在一些实施例中,L的值(即,得分阈值的数目或客户端节点组202的数目)可以大于1。换句话说,至少一个组可以包括多个组并且至少一个得分阈值包括多个得分阈值。服务节点120可以根据每个阈值得分计算出多个(FPR,TPR)对的坐标点,将这些点连成线,以拟合机器学习模型130的ROC曲线。
服务节点120进而可以确定该ROC的AUC。从定义上理解,AUC指的是ROC曲线下方面积。在一些实施例中,可以根据AUC的定义,通过用近似算法计算ROC曲线下的面积来计算AUC。
图4示出根据本公开的一些实施例的ROC曲线410的示意图。ROC曲线410是由根据多个阈值得分(在此示例中,L的值大于1)计算出多个(FPR,TPR)对的坐标点绘制得出的。在图4的示例中,多个坐标点是(0,0)、(0,0.2)、(0.2,0.2)、(0.2,0.4)、(0.4,0.4)、(0.4,0.6)、(0.6,0.6)、(0.6,0.8)、(0.8,0.8)、(0.8,1)和(1,1)。图4中还示出了将ROC平面划分为两部分的曲线420。可以利用ROC曲线410来确定出该ROC曲线的AUC为0.7。备选地,可以确定出ROC曲线410与曲线420之间的面积为0.2,进而确定出ROC曲线410的AUC为0.7。
应理解,图4所描绘的ROC曲线410仅仅是示意性的,图4中的各个坐标点的坐标值仅仅是出于说明的目的,而不是限制性的。服务节点120可以确定出其他数值的坐标值,并且可以绘制出其他形状的ROC曲线。
通过将客户端节点110划分为两个或两个以上的组,并且通过根据多个阈值得分计算出多个(FPR,TPR)对的坐标点来得出ROC的AUC,可以使模型性能评估的结果更加准确。
附加地或备选地,在计算AUC时,还可以从概率视角来确定AUC。AUC可以被认为是:随机选择一个正样本和一个负样本,机器学习模型给正样本的预测得分高于负样本的预测得分的概率。也就是说,在数据样本集中,将正、负样本两两组合形成正负样本对,其中正样本的预测得分大于负样本的预测得分的占比。如果模型能够给更多正样本输出高于负样本的预测得分,可以认为AUC更高,模型的性能更好。AUC的取值范围在0.5和1之间。AUC越接近1,说明模型的性能越好。在此示例中,服务节点120可以基于至少一个客户端节点组202的相应的得分阈值和多个度量参数的聚合值,从概率视角来确定AUC。
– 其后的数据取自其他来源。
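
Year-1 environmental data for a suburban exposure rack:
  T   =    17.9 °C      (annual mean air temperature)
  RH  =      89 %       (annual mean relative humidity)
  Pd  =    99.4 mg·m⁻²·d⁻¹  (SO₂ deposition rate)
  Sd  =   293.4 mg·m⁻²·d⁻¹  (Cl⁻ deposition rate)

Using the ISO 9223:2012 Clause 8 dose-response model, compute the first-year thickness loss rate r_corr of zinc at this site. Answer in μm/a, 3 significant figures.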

在这一示例中,L的值(即,得分阈值的数目或客户端节点组202的数目)可以是1,也可以是大于1的整数。
在上述AUC计算中,均需要基于数据样本102的标签数据来确定所需要的各个度量参数的值。
备选地或附加地,在一些实施例中,预定性能度量指标可以包括预测结果的ACC。在这一示例中,对于每个客户端节点组202,服务节点120可以将(TP’+TN’)与(TP’+FP’+FN’+TN’)分别确定为与该客户端节点组202相对应的多个度量参数的聚合值。服务节点120进而可以基于上述聚合值,利用以下式(9)来确定出ACC的值。
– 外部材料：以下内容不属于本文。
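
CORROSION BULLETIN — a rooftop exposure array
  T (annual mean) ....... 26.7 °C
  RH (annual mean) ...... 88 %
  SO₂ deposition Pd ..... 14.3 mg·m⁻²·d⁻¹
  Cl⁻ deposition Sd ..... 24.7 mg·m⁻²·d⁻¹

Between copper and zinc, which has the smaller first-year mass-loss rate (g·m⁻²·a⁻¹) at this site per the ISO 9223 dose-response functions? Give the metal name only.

zinc

copper: temperature factor f = -0.080·(16.7) = -1.3360
  SO₂ term: 0.0053·14.3^0.26·exp(0.059·88-1.3360) = 0.5004
  Cl⁻ term: 0.01025·24.7^0.27·exp(0.036·88+0.049·26.7) = 2.142
  sum: 0.5004 + 2.142 → r_corr = 2.642 μm/a
  mass loss = 2.642 μm/a × 8.96 g/cm³ = 23.67 g·m⁻²·a⁻¹
zinc: f(T) = -0.071·(T−10) [T>10 °C] = -1.1857
  SO₂ term: 0.0129·14.3^0.44·exp(0.046·88-1.1857) = 0.7278
  Cl⁻ term: 0.0175·24.7^0.57·exp(0.008·88+0.085·26.7) = 2.129
  sum: 0.7278 + 2.129 → r_corr = 2.857 μm/a
  mass loss = 2.857 μm/a × 7.14 g/cm³ = 20.4 g·m⁻²·a⁻¹
Ordering by g·m⁻²·a⁻¹: copper (23.7) > zinc (20.4)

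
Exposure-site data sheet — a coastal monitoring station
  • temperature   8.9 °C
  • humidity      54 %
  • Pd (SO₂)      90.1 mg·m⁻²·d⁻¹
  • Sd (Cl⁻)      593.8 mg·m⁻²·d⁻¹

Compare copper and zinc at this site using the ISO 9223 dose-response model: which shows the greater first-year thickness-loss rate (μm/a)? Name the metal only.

zinc

copper: f(T) = +0.126·(T−10) [T≤10 °C] = -0.1386
  Pd branch = 0.0053·Pd^0.26·e^(0.059·RH+f) = 0.3597 μm/a
  Cl⁻ term: 0.01025·593.8^0.27·exp(0.036·54+0.049·8.9) = 0.6213
  sum: 0.3597 + 0.6213 → r_corr = 0.981 μm/a
zinc: T≤10 °C ⇒ hinge +0.038·(8.9−10) = -0.0418
  Pd branch = 0.0129·Pd^0.44·e^(0.046·RH+f) = 1.075 μm/a
  Cl⁻ term: 0.0175·593.8^0.57·exp(0.008·54+0.085·8.9) = 2.189
  r_corr = 1.075 + 2.189 = 3.263 μm/a
Ordering by μm/a: zinc (3.26) > copper (0.981)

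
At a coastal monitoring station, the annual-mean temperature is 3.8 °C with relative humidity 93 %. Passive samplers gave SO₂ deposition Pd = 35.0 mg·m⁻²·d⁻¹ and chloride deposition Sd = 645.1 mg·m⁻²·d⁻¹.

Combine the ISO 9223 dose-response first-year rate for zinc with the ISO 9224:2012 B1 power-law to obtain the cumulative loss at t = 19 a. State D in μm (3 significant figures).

D(19) = 60.7 μm

zinc: f(T) = +0.038·(T−10) [T≤10 °C] = -0.2356
  Pd branch = 0.0129·Pd^0.44·e^(0.046·RH+f) = 3.512 μm/a
  Cl⁻ term: 0.0175·645.1^0.57·exp(0.008·93+0.085·3.8) = 2.032
  r_corr = 3.512 + 2.032 = 5.544 μm/a
ISO 9224: D(t) = r_corr · t^b with b = 0.813 (zinc, B1)
  D(19) = 5.544 × 19^0.813 = 5.544 × 10.96 = 60.74 μm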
ACC=(TP’+TN’)/(TP’+FP’+FN’+TN’)    (9)
除AUC和ACC之外,机器学习模型130的性能指标还可以包括精确率(Precision),其被表示为Precision=TP’/TP’+FP’。机器学习模型130的性能指标还可以包括精确度表示,被预测为正样本的数据样本子集中,由标签标注为正样本的概率。机器学习模型130的性能指标还可以包括召回率(Recall),其被表示为Recall=TP’/TP’+FN’,即正样本被预测的概率。机器学习模型130的性能指标还可以包括P-R曲线,其以召回率为横轴,精确度为纵轴。P-R曲线越靠近右上 角,说明模型的性能越好。曲线下面积称作AP分数(Average Precision Score,平均精确率分数)。
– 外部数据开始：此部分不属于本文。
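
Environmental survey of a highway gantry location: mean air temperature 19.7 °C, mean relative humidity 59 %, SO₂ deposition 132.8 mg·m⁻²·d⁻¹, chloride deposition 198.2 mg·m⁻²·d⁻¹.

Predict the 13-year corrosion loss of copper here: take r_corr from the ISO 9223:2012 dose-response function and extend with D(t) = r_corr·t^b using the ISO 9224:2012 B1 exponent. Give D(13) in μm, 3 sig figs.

copper: T>10 °C ⇒ hinge -0.080·(19.7−10) = -0.7760
  SO₂ term: 0.0053·132.8^0.26·exp(0.059·59-0.7760) = 0.2825
  Cl⁻ term: 0.01025·198.2^0.27·exp(0.036·59+0.049·19.7) = 0.9389
  sum: 0.2825 + 0.9389 → r_corr = 1.221 μm/a
Power-law: D(13) = r_corr · 13^0.667
  D(13) = 1.221 × 13^0.667 = 1.221 × 5.534 = 6.759 μm

D(13) = 6.76 μm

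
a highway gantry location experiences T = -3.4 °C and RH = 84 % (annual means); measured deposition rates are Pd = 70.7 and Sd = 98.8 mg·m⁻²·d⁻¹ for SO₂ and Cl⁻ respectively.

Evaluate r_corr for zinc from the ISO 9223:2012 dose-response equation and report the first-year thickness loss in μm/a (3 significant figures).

r_corr = 2.76 μm/a

zinc: f(T) = +0.038·(T−10) [T≤10 °C] = -0.5092
  SO₂ term: 0.0129·70.7^0.44·exp(0.046·84-0.5092) = 2.406
  Sd branch = 0.0175·Sd^0.57·e^(0.008·RH+0.085·T) = 0.3519 μm/a
  r_corr = 2.406 + 0.3519 = 2.758 μm/a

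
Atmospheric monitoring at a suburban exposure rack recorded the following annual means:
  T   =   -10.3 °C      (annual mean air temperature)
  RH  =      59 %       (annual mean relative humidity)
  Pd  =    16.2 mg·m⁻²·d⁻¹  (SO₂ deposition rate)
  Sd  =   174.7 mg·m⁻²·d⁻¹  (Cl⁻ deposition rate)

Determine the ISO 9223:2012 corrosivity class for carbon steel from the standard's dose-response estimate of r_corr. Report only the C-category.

C2

carbon steel: temperature factor f = +0.150·(-20.3) = -3.0450
  SO₂ term: 1.77·16.2^0.52·exp(0.02·59-3.0450) = 1.167
  Sd branch = 0.102·Sd^0.62·e^(0.033·RH+0.04·T) = 11.63 μm/a
  sum: 1.167 + 11.63 → r_corr = 12.79 μm/a
12.8 μm/a falls in (1.3, 25] for carbon steel → category C2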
应理解,以上所列举的诸如ROC的AUC等性能指标仅仅是示例性的,而不是限制新的。本公开所使用的性能指标的示例包括但不限于ROC的AUC、正确率、错误率(Error-rate)、精确率、召回率、AP分数,等等。
通过以上方式,服务节点120可以基于从至少一个客户端节点组接收到的多个度量参数的扰动值,来确定预定性能指标,从而进行模型性能评估。通过这样方式,客户端节点无需暴露将本地的真值标签集也无须暴露其本地的预测分类结果(即,预测标签信息),同时服务节点还能够基于客户端节点的反馈信息(例如,多个度量参数的扰动值)计算出性能指标的值。以此方式,在确定机器学习模型的性能指标的同时,达到了对客户端节点本地标签数据的隐私保护目的。
图5示出根据本公开的一些实施例的用于模型性能评估的过程500的流程图。过程500可以在客户端节点110处实现。
在框510处,客户端节点110通过将机器学习模型130针对多个数据样本102输出的多个预测得分与得分阈值相比较,确定多个数据样本102对应的多个预测分类结果。多个预测分类结果分别指示多个数据样本102被预测属于第一类别或第二类别。在一些实施例中,过程500还包括:从服务节点120接收得分阈值。客户端节点110可以通过将机器学习模型130针对多个数据样本102输出的多个预测得分与从服务节点120接收到的得分阈值相比较,确定多个数据样本102对应的多个预测分类结果。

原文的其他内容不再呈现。